# Forum font



## Terpentijn (Sep 6, 2019)

The FreeBSD site has a very ugly font in Firefox. Up to now it's the only site that is so ugly. Which font am I missing on my FreeBSD install?


----------



## Minbari (Sep 6, 2019)

You can remove bitmap fonts (/usr/local/etc/fonts/conf.d/10-scale-bitmap-fonts.conf) or uncheck the option in Firefox to don't allow the pages to chose their own fonts.


----------



## obsigna (Sep 6, 2019)

The CSS of the Forum tells to use:
   font-family: 'Segoe UI', 'Helvetica Neue', Helvetica, Roboto, Oxygen, Ubuntu, Cantarell, 'Fira Sans', 'Droid Sans', sans-serif
Segoe UI comes with MS software and I doubt that this can be legally installed on FreeBSD. Helvetica Neue and Helvetica are expensive commercial fonts which come as a gift only with macOS. The first „free“ one (like in free beer) is Roboto and like Ubuntu it is part of x11-fonts/google-fonts.

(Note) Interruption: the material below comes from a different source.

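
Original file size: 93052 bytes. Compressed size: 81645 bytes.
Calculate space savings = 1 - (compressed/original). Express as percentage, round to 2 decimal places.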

Oxygen is in x11-fonts/oxygen-fonts, Cantarell is in x11-fonts/cantarell-fonts, Fira Sans is in x11-fonts/fira and finally you want to find out yourself where the Droid’s font might be.


----------



## Terpentijn (Sep 6, 2019)

Thank you very much. A lot of those fonts I had installed on my Linux boxes. FreeBSD comes without. That explains a lot. I’ll install them.


----------



## drhowarddrfine (Sep 7, 2019)

You can select the font to use under Preferences in Firefox which will list the fonts you already have on FreeBSD. No need to install new ones.


----------



## Terpentijn (Sep 7, 2019)

drhowarddrfine said:


> You can select the font to use under Preferences in Firefox which will list the fonts you already have on FreeBSD. No need to install new ones.


I know that but it does not work for this forum. I get ugly fonts. After installing some fonts, mentioned earlier, the side renders well.


----------